The Second World War was the era of John Maynard Keynes, who taught that a few great minds can improve an economy. The 1990s were the era of Milton Friedman (pictured), when markets proved they had the capacity to slip past government and regulatory obstacles.

The next few years? They belong to Hayek, and for that we can thank the effort to pass the US health care bill.

Friedrich von Hayek literally was an Austrian, born in Vienna in 1899. But Hayek also was a member of the Austrian school of economics, that group of scholars who built models that tried to explain the business cycle.

As the First World War came to end, Hayek penned an apocalyptic tract, The Road to Serfdom. His thesis was that war gets people used to national planning. So the planners continue to plan, even in peacetime.

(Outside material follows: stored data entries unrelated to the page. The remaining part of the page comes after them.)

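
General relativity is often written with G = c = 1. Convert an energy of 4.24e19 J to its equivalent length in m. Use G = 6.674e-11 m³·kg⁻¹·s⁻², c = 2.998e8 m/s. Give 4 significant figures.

Energy → length via G/c⁴.
4.24e19 J × (G/c⁴) = 3.503e-25 m

3.503e-25 m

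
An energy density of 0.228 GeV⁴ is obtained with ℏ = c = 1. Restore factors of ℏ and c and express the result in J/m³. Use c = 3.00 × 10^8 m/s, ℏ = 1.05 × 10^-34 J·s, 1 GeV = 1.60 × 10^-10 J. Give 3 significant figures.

[E]/[L]³ = [E]⁴/(ℏc)³; restore (ℏc)⁻³.
1 GeV⁴ → 1/(ℏc)³ × (1 GeV in J)⁴ = 2.10 × 10^37 J/m³.
Result: 0.228 × 2.10 × 10^37 = 4.78 × 10^36 J/m³.

4.78 × 10^36 J/m³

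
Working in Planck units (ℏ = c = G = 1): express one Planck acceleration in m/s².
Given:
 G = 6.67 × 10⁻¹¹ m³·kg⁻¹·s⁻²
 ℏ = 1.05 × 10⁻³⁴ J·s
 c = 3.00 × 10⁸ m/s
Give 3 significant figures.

5.59 × 10⁵¹ m/s²

The unique combination of the constants set to 1 with dimensions of acceleration is a_P = √(c⁷/(ℏG)).
  = √(3.12 × 10¹⁰³)
  = 5.59 × 10⁵¹ m/s²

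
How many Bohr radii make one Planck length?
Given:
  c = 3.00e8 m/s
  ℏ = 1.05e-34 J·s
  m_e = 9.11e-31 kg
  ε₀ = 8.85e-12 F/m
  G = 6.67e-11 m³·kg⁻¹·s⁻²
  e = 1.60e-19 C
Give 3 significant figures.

Planck length: ℓ_P = √(ℏG/c³) = 1.61e-35 m
Bohr radius: a₀ = 4πε₀ℏ²/(m_e e²) = 5.26e-11 m
ratio = 1.61e-35 / 5.26e-11 = 3.06e-25

3.06e-25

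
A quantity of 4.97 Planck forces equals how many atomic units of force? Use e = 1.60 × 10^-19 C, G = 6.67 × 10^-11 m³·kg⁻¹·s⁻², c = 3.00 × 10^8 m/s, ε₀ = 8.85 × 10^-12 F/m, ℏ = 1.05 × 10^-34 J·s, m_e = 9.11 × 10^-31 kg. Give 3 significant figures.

7.25 × 10^51

Planck force: F_P = c⁴/G = 1.21 × 10^44 N
atomic unit of force: F_au = E_h/a₀ = m_e²e⁶/((4πε₀)³ℏ⁴) = 8.33 × 10^-8 N
4.97 × 1.21 × 10^44 / 8.33 × 10^-8 = 7.25 × 10^51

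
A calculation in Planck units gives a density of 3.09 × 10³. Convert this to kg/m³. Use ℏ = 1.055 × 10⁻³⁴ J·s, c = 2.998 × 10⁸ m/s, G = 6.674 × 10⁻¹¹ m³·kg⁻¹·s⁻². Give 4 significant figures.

One Planck density: ρ_P = c⁵/(ℏG²) = 5.154 × 10⁹⁶ kg/m³.
3.09 × 10³ × 5.154 × 10⁹⁶ kg/m³ = 1.593 × 10¹⁰⁰ kg/m³

1.593 × 10¹⁰⁰ kg/m³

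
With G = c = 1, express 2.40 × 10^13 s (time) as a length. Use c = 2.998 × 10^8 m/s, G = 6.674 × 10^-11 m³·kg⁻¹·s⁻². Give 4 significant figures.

Time → length via c.
2.40 × 10^13 s × (c) = 7.195 × 10^21 m

7.195 × 10^21 m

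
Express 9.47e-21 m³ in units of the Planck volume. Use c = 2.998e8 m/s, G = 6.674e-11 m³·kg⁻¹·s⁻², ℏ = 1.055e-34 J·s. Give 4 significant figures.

2.242e84

Planck volume: V_P = (ℏG/c³)^(3/2) = 4.224e-105 m³.
9.47e-21 / 4.224e-105 = 2.242e84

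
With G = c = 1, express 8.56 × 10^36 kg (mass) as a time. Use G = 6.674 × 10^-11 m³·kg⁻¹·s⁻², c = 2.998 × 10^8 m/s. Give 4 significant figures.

21.20 s

Mass → time via G/c³.
8.56 × 10^36 kg × (G/c³) = 21.20 s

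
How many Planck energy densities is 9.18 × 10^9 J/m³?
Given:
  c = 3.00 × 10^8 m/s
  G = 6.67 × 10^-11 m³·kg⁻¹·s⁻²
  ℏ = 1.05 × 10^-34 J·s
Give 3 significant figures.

1.96 × 10^-104

Planck energy density: u_P = c⁷/(ℏG²) = 4.68 × 10^113 J/m³.
9.18 × 10^9 / 4.68 × 10^113 = 1.96 × 10^-104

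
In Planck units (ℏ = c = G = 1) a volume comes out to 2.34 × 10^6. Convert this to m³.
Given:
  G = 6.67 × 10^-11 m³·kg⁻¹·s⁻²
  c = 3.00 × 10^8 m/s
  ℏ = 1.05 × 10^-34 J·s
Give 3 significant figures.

9.78 × 10^-99 m³

One Planck volume: V_P = (ℏG/c³)^(3/2) = 4.18 × 10^-105 m³.
2.34 × 10^6 × 4.18 × 10^-105 m³ = 9.78 × 10^-99 m³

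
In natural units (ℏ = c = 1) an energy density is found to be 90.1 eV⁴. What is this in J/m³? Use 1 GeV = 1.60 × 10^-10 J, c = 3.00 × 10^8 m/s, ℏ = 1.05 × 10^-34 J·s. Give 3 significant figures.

[E]/[L]³ = [E]⁴/(ℏc)³; restore (ℏc)⁻³.
1 GeV⁴ → 1/(ℏc)³ × (1 GeV in J)⁴ = 2.10 × 10^37 J/m³.
Convert the energy scale: 90.1 eV⁴ = 9.01 × 10^-35 GeV⁴.
Result: 9.01 × 10^-35 × 2.10 × 10^37 = 1.89 × 10^3 J/m³.

1.89 × 10^3 J/m³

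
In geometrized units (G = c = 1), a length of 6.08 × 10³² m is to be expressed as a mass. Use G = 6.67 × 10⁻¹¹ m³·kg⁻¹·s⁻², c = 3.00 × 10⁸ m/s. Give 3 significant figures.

8.20 × 10⁵⁹ kg

Length → mass via c²/G.
6.08 × 10³² m × (c²/G) = 8.20 × 10⁵⁹ kg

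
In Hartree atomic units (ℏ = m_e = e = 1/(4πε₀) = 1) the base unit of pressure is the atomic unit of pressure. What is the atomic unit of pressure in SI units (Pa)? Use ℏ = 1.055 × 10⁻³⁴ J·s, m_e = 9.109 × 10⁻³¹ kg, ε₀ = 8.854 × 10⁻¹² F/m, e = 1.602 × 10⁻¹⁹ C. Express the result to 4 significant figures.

2.929 × 10¹³ Pa

P_au = E_h/a₀³ = m_e⁴e¹⁰/((4πε₀)⁵ℏ⁸)
E_h = 4.354 × 10⁻¹⁸ J
a₀ = 5.297 × 10⁻¹¹ m
E_h/a₀³ = 2.929 × 10¹³ Pa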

These incremental expansions of the social-welfare state aren't benign. They foster the creation of ever- more-powerful interest groups.

Pitfalls

The economy becomes less productive. Political corruption in turn gives rise to dictators. Foreign-policy tension or economic crisis accelerates the trend. Hayek's central thought stressed that the economic damage is subtle and is evident only over time.

The health care bill that House Speaker Nancy Pelosi and Senate leaders are trying to ram through is part of a vastly expanded public health programme.

The various health care bills, with their proposed mandates on individuals and their new taxes on wealthy earners or on gilded health-insurance policies, are probably something Lyndon Johnson himself never envisioned.

But Hayek did. Hayek understood that a good decade where government expansion seems to stall— the 1990s — doesn't mean government won't expand when the next crisis comes.

Socialist trap

The US is on the road if not to serfdom then to less growth, less innovation, more rationing and more political corruption. Recognition of this has shown up in the spate of Hayek blogs and discussions; one economist, Don Boudreaux, has created a virtual Hayek Cafi.

Even those of us with serious concerns at seeing a great portion of the economy tip into the public sector were buoyed by the anniversary of the fall of the Berlin Wall. If a big thing like the Wall can come down, then surely it won't be impossible to kill off a small thing like the surtax on gold-plated health plans.

I and plenty of others think that Hayek is wrong. The US won't necessarily tip into socialism. It will eventually again embrace markets. Too bad we'll all have to endure the long wait to find out if we're right.